Jusqu’à récemment, des lieux d’exception comme la Riviera sur le canton de Vaud voyaient les objets situés non loin du lac se vendre presque instantanément. «Les promotions commençaient avec 50% des objets vendus et tout était écoulé avant qu’on ait terminé le chantier», rappelle le directeur des investissements.

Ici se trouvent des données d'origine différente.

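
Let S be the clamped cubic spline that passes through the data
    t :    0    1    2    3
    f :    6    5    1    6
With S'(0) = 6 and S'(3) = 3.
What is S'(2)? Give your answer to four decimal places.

Write M_i for S''(x_i). With h_i = 1, 1, 1 and divided differences Δ_i = -1, -4, 5, the continuity of S' gives the tridiagonal system
  1·M_0 + 4·M_1 + 1·M_2 = 6(Δ_1 - Δ_0) = -18
  1·M_1 + 4·M_2 + 1·M_3 = 6(Δ_2 - Δ_1) = 54
Clamped end conditions give two more equations: 2h_0·M_0 + h_0·M_1 = 6(Δ_0 - S'(0)) = -42 and h_2·M_2 + 2h_2·M_3 = 6(S'(3) - Δ_2) = -12.
Forward elimination and back-substitution give M_0 = -94/5, M_1 = -22/5, M_2 = 92/5, M_3 = -76/5.
On [2, 3], S'(t) = b_2 + 2c_2·(t - 2) + 3d_2·(t - 2)² with b_2 = Δ_2 - h_2(2M_2 + M_3)/6 = 7/5, c_2 = M_2/2 = 46/5, d_2 = (M_3 - M_2)/(6h_2) = -28/5. So S'(2) = 7/5.

1.4000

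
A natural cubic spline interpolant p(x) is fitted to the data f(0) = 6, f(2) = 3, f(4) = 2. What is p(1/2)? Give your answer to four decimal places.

With σ_i denoting the second derivative at x_i, h_i = 2, 2, and Δ_i = (y_(i+1) − y_i)/h_i = -3/2, -1/2:
  2·σ_0 + 8·σ_1 + 2·σ_2 = 6(Δ_1 - Δ_0) = 6
Natural end conditions: σ_0 = σ_2 = 0.
Forward elimination and back-substitution give σ_0 = 0, σ_1 = 3/4, σ_2 = 0.
On [0, 2], p(x) = 6 - 7/4·x + 0·x² + 1/16·x³.
With x = 1/2: p(1/2) = 657/128.

5.1328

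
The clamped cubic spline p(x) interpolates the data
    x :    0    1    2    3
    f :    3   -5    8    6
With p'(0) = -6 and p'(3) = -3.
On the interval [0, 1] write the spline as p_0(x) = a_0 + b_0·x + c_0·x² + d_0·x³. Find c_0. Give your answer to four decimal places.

-15.2000

Put m_i = p'' at the i-th knot. Here h = (1, 1, 1) and Δ = (-8, 13, -2), so the interior equations h_(i-1)·m_(i-1) + 2(h_(i-1)+h_i)·m_i + h_i·m_(i+1) = 6(Δ_i − Δ_(i-1)) read
  1·m_0 + 4·m_1 + 1·m_2 = 6(Δ_1 - Δ_0) = 126
  1·m_1 + 4·m_2 + 1·m_3 = 6(Δ_2 - Δ_1) = -90
Clamped end conditions give two more equations: 2h_0·m_0 + h_0·m_1 = 6(Δ_0 - p'(0)) = -12 and h_2·m_2 + 2h_2·m_3 = 6(p'(3) - Δ_2) = -6.
Forward elimination and back-substitution give m_0 = -152/5, m_1 = 244/5, m_2 = -194/5, m_3 = 82/5.
On [0, 1], with p_0(x) = a_0 + b_0·x + c_0·x² + d_0·x³: c_0 = m_0/2 = -76/5, d_0 = (m_1 - m_0)/(6h_0) = 66/5, b_0 = Δ_0 - h_0(2m_0 + m_1)/6 = -6.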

Maintenant, des appartements sont à vendre, et les acheteurs ne se bousculent pas au portillon. «Nous sommes peut-être arrivés à un point d’inflexion où tous les gens qui avaient les moyens d’acheter sans problème ont déjà acheté depuis un moment.» Pour l’expert, ceux qui pouvaient acheter l’ont fait lorsque les taux d’intérêt étaient à 2% déjà. «A présent, note-t-il, il reste de nombreux intéressés, mais qui ont recours à leur 2e pilier, n’ont pas de fonds propres et n’obtiennent souvent plus le financement, car il ne s’agit pas de débiteurs très solides.» Les modèles des banques postulent que les débiteurs doivent pouvoir survivre si les taux montaient à 4%, «ce qui est paradoxal, selon Jean-Paul Jeckelmann, sachant qu’on peut bloquer un taux à 1,5% à dix ans».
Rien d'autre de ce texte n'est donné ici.